А она протянула врачу свою нежно розовеющую руку, и минуту спустя кровь ее полилась, смешиваясь с его кровью.
Но тут Петроний дал знак предводителю хора, и опять зазвучали кифары и голоса певцов. Сперва пели «Гармодия», а затем — песню Анакреонта, в которой поэт жалуется, что однажды, найдя у своих дверей озябшего и заплаканного сыночка Афродиты, взял его в дом, обогрел, осушил его крылышки, а тот, неблагодарный, в награду своею стрелой пронзил ему сердце, и с тех пор он утратил покой…
Петроний и Эвника, прислонясь друг к другу, прекрасные как боги, слушали, улыбаясь и постепенно бледнея. Когда песня закончилась, Петроний распорядился, чтобы продолжали разносить вино и яства, потом завел разговор с сидевшими ближе о пустячных, но приятных предметах, о которых обычно говорят на пирах. Потом позвал грека и попросил на минуту перевязать жилы — его, сказал он, клонит ко сну, и он хотел бы еще разок препоручить себя Гиппосу, пока Танатос не усыпит его навсегда.
И он уснул. Когда ж проснулся, голова девушки, схожая с белым цветком, уже лежала на его груди. Он бережно опустил ее на изголовье, чтобы еще раз полюбоваться ею. После чего велел снять повязку с руки.
По его знаку певцы затянули другую песнь Анакреонта, и кифары тихо сопровождали пенье, чтобы не заглушать слова. Петроний становился все бледнее и, когда умолкли последние звуки песни, еще раз обратился к своим гостям:
— Друзья, признайтесь, что вместе с нами погибает…

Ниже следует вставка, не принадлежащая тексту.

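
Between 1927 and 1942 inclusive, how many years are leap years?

Years divisible by 4 in [1927, 1942]: 1928, 1932, 1936, 1940.
No century exceptions apply. Count: 4.

4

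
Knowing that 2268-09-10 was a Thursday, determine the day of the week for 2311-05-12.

Friday

From September 10, 2268 to September 10, 2310: 42 years, of which 9 contain a Feb 29 — 33×365 + 9×366 = 15339 days.
(2300 is not a leap year (divisible by 100 but not 400).)
September 2310: 30 − 10 = 20 days remain.
Then October (31), November (30), December (31), January (31), February 2311 (28), March (31), April (30): 31 + 30 + 31 + 31 + 28 + 31 + 30 = 212 days.
May 1–12, 2311: 12 days.
Residual: 244 days.
Total: 15583 days.
15583 mod 7 = 1, so 1 day after Thursday is Friday.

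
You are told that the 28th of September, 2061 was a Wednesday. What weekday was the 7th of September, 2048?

Count forward from the earlier date (September 7, 2048) to the later (September 28, 2061):
From September 7, 2048 to September 7, 2061: 13 years, of which 3 contain a Feb 29 — 10×365 + 3×366 = 4748 days.
Within September 2061: 28 − 7 = 21 days.
Total: 4769 days.
4769 mod 7 = 2, so 2 days before Wednesday is Monday.

Monday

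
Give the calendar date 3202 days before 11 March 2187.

4 June 2178

Count 3202 days before March 11, 2187:
From June 4, 2178 to June 4, 2186: 8 years, of which 2 contain a Feb 29 — 6×365 + 2×366 = 2922 days.
June 2186: 30 − 4 = 26 days remain.
Then July (31), August (31), September (30), October (31), November (30), December (31), January (31), February 2187 (28): 31 + 31 + 30 + 31 + 30 + 31 + 31 + 28 = 243 days.
March 1–11, 2187: 11 days.
Residual: 280 days.
Total: 3202 days.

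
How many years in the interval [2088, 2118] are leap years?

Years divisible by 4 in [2088, 2118]: 2088, 2092, 2096, 2100, 2104, 2108, 2112, 2116.
Of these, 2100 is divisible by 100 but not 400, so not leap.
Leap years: 8 − 1 = 7.

7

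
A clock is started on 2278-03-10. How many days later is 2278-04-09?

30

March 2278: 31 − 10 = 21 days remain.
April 1–9, 2278: 9 days.
Total: 21 + 9 = 30 days.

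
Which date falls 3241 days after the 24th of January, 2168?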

Закончить он не смог — рука последним движением обняла Эвнику, потом голова откинулась на изголовье, и он скончался.
Однако гости, глядя на эти два мраморно-белых тела, подобных дивным статуям, поняли его мысль — да, с ними погибало то единственное, что еще оставалось у их мира: поэзия и красота.